Most mineworkers live on $600 a month, living with their families in single-room tin sheds clustered together meters from the mine. Ayanda Ndabeni, a 30-year-old mineworker said:
It is too little for us for the kind of work we do. I plant dynamite, and there are hanging walls inside the mines. We can die anytime. There is no education allowance, no other benefits. There are hostels and houses [provided by the company] which are only for people who know the union and management. We know the company makes a lot of money from the work we do.
The Lonmin mineworkers strike exposes the lack of worker power. Independence movements often end in blood and the mineral wealth of South Africa rarely trickles down to the majority who live and work in abhorrent conditions. Phumelele Gura, a rock driller at Lonmin’s platinum mine in Marikana, said:
We spend eight hours underground. It’s very hot and you can’t see daylight. There is no air sometimes and you have to get air from the pipes down there.

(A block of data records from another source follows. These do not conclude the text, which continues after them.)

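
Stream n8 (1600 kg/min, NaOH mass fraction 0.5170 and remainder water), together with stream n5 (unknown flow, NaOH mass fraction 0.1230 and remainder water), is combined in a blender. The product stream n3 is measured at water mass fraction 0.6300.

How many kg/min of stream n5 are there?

Let n5 be the unknown flow. Total out = 1600 + n5.
water balance: 772.8 + 0.877·n5 = 0.630·(1600 + n5)
(0.877 − 0.630)·n5 = 0.630×1600 − 772.8 = 235.2
n5 = 235.2 / 0.247 = 952.23 kg/min

952.2 kg/min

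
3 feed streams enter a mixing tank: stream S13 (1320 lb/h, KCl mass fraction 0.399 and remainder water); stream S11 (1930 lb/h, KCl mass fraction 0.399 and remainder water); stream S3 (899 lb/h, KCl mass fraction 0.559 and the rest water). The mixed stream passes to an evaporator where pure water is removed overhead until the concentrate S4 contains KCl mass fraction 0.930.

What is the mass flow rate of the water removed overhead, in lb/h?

2214 lb/h

KCl entering = 1320×0.399 + 1930×0.399 + 899×0.559 = 1799.3 lb/h.
All KCl reports to S4, so S4 = 1799.3/0.930 = 1934.7 lb/h.
Total feed = 4149 lb/h; overhead = 4149 − 1934.7 = 2214.3 lb/h.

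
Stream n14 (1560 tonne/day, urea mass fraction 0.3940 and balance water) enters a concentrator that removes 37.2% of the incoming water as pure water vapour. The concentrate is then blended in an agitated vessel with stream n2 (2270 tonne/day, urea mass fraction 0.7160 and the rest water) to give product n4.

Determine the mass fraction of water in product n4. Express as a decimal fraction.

Vapour removed = 0.372×0.606×1560 = 351.67 tonne/day; concentrate = 1208.3 tonne/day.
water reaching the mixer = 593.69 (from concentrate) + 2270×0.284 = 1238.4 tonne/day.
Product flow = 1208.3 + 2270 = 3478.3 tonne/day; water fraction = 0.3560.

0.3560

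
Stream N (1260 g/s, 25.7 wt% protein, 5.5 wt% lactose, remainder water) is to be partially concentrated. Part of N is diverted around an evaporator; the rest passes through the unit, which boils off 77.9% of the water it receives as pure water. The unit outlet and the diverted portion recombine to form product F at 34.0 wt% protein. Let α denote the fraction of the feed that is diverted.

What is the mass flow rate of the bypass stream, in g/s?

All 1260×0.257 = 323.82 g/s of protein reaches F, so F = 323.82/0.340 = 952.41 g/s and vapour = 307.59 g/s.
The evaporator receives (1−α)·1260 of feed at 0.688 water and removes 0.779 of that water:
0.779×0.688×(1−α)×1260 = 307.59
(1−α) = 307.59/675.3 = 0.4555;  α = 0.5445.
Bypass flow = 0.5445×1260 = 686.09 g/s.

686.1 g/s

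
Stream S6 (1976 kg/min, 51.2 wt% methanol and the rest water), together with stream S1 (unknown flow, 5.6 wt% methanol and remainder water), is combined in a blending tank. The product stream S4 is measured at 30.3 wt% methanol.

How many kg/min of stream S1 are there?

Let S1 be the unknown flow. Total out = 1976 + S1.
methanol balance: 1011.7 + 0.056·S1 = 0.303·(1976 + S1)
(0.056 − 0.303)·S1 = 0.303×1976 − 1011.7 = -412.98
S1 = -412.98 / -0.247 = 1672 kg/min

1672 kg/min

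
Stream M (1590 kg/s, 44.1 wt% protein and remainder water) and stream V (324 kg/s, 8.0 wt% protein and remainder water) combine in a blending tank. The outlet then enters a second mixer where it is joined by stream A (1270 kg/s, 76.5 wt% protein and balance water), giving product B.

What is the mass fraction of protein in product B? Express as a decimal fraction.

0.5335

Overall, product flow = 3184 kg/s.
protein in = 1590×0.441 + 324×0.080 + 1270×0.765 = 1698.7 kg/s.
protein fraction in B = 0.5335.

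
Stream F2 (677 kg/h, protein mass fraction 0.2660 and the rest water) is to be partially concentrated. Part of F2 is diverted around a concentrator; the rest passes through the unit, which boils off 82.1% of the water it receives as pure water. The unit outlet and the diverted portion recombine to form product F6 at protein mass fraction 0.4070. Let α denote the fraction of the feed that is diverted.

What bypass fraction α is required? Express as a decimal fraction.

All 677×0.266 = 180.08 kg/h of protein reaches F6, so F6 = 180.08/0.407 = 442.46 kg/h and vapour = 234.54 kg/h.
The evaporator receives (1−α)·677 of feed at 0.734 water and removes 0.821 of that water:
0.821×0.734×(1−α)×677 = 234.54
(1−α) = 234.54/407.97 = 0.5749;  α = 0.4251.

0.425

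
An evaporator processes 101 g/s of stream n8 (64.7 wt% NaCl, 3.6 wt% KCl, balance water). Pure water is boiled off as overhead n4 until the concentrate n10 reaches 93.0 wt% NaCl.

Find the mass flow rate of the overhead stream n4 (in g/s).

NaCl is conserved: 101×0.647 = 65.347 g/s all reports to the concentrate.
Concentrate = 65.347/(target fraction) = 70.266 g/s.
Overhead = 101 − 70.266 = 30.734 g/s.

30.73 g/s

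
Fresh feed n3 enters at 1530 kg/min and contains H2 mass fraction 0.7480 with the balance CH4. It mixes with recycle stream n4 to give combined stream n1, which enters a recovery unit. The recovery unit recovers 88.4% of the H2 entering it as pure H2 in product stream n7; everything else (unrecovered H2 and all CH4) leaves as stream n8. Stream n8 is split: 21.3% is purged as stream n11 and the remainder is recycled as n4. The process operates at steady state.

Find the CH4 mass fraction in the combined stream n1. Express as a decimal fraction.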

The post-apartheid South African realities of race and class continue to make it one of the most unequal nations on earth.
Violence erupted at the Lonmin mine in Marikana when police gunned down 34 protesters during a standoff on August 16, 2012. The massacre has been compared to the bloody days of apartheid.
The mineworkers approached their union repeatedly over the years, but did not recieve a satisfactory response. They took action, gathering on a hill near the shantytown every day until 16 August, when police let loose a volley of bullets and sent armoured personnel carriers after them.
A judicial commission of inquiry has been set up by South African President Jacob Zuma to investigate the fatal shootings.